Figure 1: a-b )Frontal and lateral intraoral view in centric occlusion; c) Lateral teleradiography.
Figure 2: a) 5 mm George Gauge™ bite fork; b) Mandibular advancing simulator performed with George Gauge™ bite fork and putty silicon.
Figure 3: a-b) Frontal and lateral intraoral view with Somnodent® MAS in situ.
Table 1: Modified Mallampati Score: evaluation of the anatomy of the oral cavity when the patient open his mouth. It describes the encumbrance of the tongue.
Table 2: Tonsillar grading: evaluation of the anatomy of the oral cavity when the patient open his mouth. It describes the encumbrance of the tonsils.

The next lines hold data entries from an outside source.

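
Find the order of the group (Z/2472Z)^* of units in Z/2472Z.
(Z/2472Z)^* consists of the classes a with gcd(a, 2472) = 1, so its order is φ(2472). φ is multiplicative, with φ(p^e) = p^e − p^(e−1). Factorise 2472 = 2^3 · 3 · 103. Then
  φ(2472) = (2^3 − 2^2) · (3 − 1) · (103 − 1) = 4 · 2 · 102 = 816.
Thus |(Z/2472Z)^*| = 816.

Final answer: |(Z/2472Z)^*| = 816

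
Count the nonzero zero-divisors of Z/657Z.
Z/657Z has 224 nonzero zero-divisors

In Z/657Z each nonzero element is either a unit (gcd with 657 is 1) or a zero-divisor (gcd > 1). The number of units is φ(657): factorise 657 = 3^2 · 73, so φ(657) = (3^2 − 3^1) · (73 − 1) = 6 · 72 = 432. The nonzero elements number 657 − 1 = 656. Hence the nonzero zero-divisors number 656 − 432 = 224.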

Table 3: Müller maneuver grading: it describes the grade and the pattern of obstruction, during a forced inspiration against the closed glottis (with closed mouth and nostrils). It is evaluated during fiberoptic nasal endoscopy and it’s performed at retropalatale and at retrolingual site.

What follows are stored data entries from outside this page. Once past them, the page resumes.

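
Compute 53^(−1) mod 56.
53^(−1) ≡ 37 (mod 56)

Apply the extended Euclidean algorithm to (56, 53), tracking rows (r, s, t) with s·56 + t·53 = r. Each division r_prev = q·r_cur + r_new produces the new row as (previous row) − q·(current row):
  row A: (56, 1, 0)   [1·56 + 0·53 = 56]
  row B: (53, 0, 1)   [0·56 + 1·53 = 53]
  56 = 1·53 + 3   → row C = row A − 1·row B = (3, 1, −1)   [check: 1·56 − 1·53 = 3]
  53 = 17·3 + 2   → row D = row B − 17·row C = (2, −17, 18)   [check: −17·56 + 18·53 = 2]
  3 = 1·2 + 1   → row E = row C − 1·row D = (1, 18, −19)   [check: 18·56 − 19·53 = 1]
  2 = 2·1 + 0   → remainder 0, stop. gcd = 1 (last nonzero row E).
The gcd is 1, so 53 is invertible mod 56. The last nonzero row gives 18·56 − 19·53 = 1, so t = −19. So 53^(−1) ≡ −19 ≡ 37 (mod 56). Verify: 53 · 37 = 1961 ≡ 1 (mod 56). ✓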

Table 4: Epworth Sleepiness Scale.
Table 5: Polysomnografic records, BMI and ESS.

Treatment Progress

After the delivery of the appliance, the patient was monitored every two weeks. The advancement was not increased during followups and no short-term side effects were reported by the patient. Three months after the delivery of the appliance, a PSG without and with the MAD was performed; the results are illustrated in Table 1. The patient was motivated to wear the MAD, because despite he felt a subjective satisfactory improvement of the snoring loudness and of the daytime sleepiness (EES=3), the PSG showed the persistence of apnea and hypopnea episodes (AHI=29.4 events per hour) without the appliance. This partial success was due to the persistence of 53.1 events per hours in supine position. With MAD, after the surgical resolution of the retropalatal obstruction, a complete recovery was achieved (AHI=0.7 events per hours).

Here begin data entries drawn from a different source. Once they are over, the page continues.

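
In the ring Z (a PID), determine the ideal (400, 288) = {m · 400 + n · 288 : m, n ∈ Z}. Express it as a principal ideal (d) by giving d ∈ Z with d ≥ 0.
(400, 288) = (16); d = 16

In the PID Z, (a, b) is generated by gcd(a, b). Compute gcd(400, 288) with the extended Euclidean algorithm, tracking rows (r, s, t) with s·400 + t·288 = r:
  row A: (400, 1, 0)   [1·400 + 0·288 = 400]
  row B: (288, 0, 1)   [0·400 + 1·288 = 288]
  400 = 1·288 + 112   → row C = row A − 1·row B = (112, 1, −1)   [check: 1·400 − 1·288 = 112]
  288 = 2·112 + 64   → row D = row B − 2·row C = (64, −2, 3)   [check: −2·400 + 3·288 = 64]
  112 = 1·64 + 48   → row E = row C − 1·row D = (48, 3, −4)   [check: 3·400 − 4·288 = 48]
  64 = 1·48 + 16   → row F = row D − 1·row E = (16, −5, 7)   [check: −5·400 + 7·288 = 16]
  48 = 3·16 + 0   → remainder 0, stop. gcd = 16 (last nonzero row F).
So gcd(400, 288) = 16, with Bézout identity −5·400 + 7·288 = 16. Containment (⊇): the Bézout identity exhibits 16 as an element of (400, 288), giving (16) ⊆ (400, 288). Containment (⊆): since 16 | 400 and 16 | 288 (400 = 16·25, 288 = 16·18), every Z-linear combination of 400 and 288 is divisible by 16, so (400, 288) ⊆ (16). Therefore (400, 288) = (16), d = 16.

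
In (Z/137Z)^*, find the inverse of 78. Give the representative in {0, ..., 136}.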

The upper airway evaluation in patients affected by OSAS represents a fundamental step to improve treatment success rate [10,11]. In fact, most of the OSAS patients present a multilevel obstruction and the combination of specific techniques has been showed effective and allows to reach the aim to treat a large number of patients with an high success rate [12]. The main action mechanisms of MAD are to directly increase the dimensions of the pharyngeal airway whilst reducing the airway collapsibility [13]. This is effected by drawing the tongue forward, through its muscular attachments to the mandible [14]. As the tongue is brought forwards, the soft palate will tend to follow to maintain a posterior oral seal, providing variable improvement in subjects with multilevel involvement [15]. DISE allows to determine the sites and the pattern of collapse during sleep and to mimic mandibular protrusion performing a gentle mandibular pull-up (Esmarch maneuver) to verify airway response to MAD treatment. The limits of Esmarch maneuver are that it’s not reproducible in terms of the degree of mandibular advancement and that it’s doesn’t consider the vertical opening. The George Gauge bite fork, normally used to transfer the therapeutic position for the MAD construction, can be an easy and inexpensive advancement simulator and it can be used, if it is effective, to construct the appliance, replicating the same condition performed during DISE.
It can be concluded that:
1. MESP plus MAD may offer benefits in patient with combined retropalatal obstruction and retrolingual obstruction after a complete diagnostic assessment including DISE with custom made mandibular advancement simulator.
2. Further studies are needed to demonstrate that this diagnostic technique has a positive predictive value of non ventilatory treatments success rate.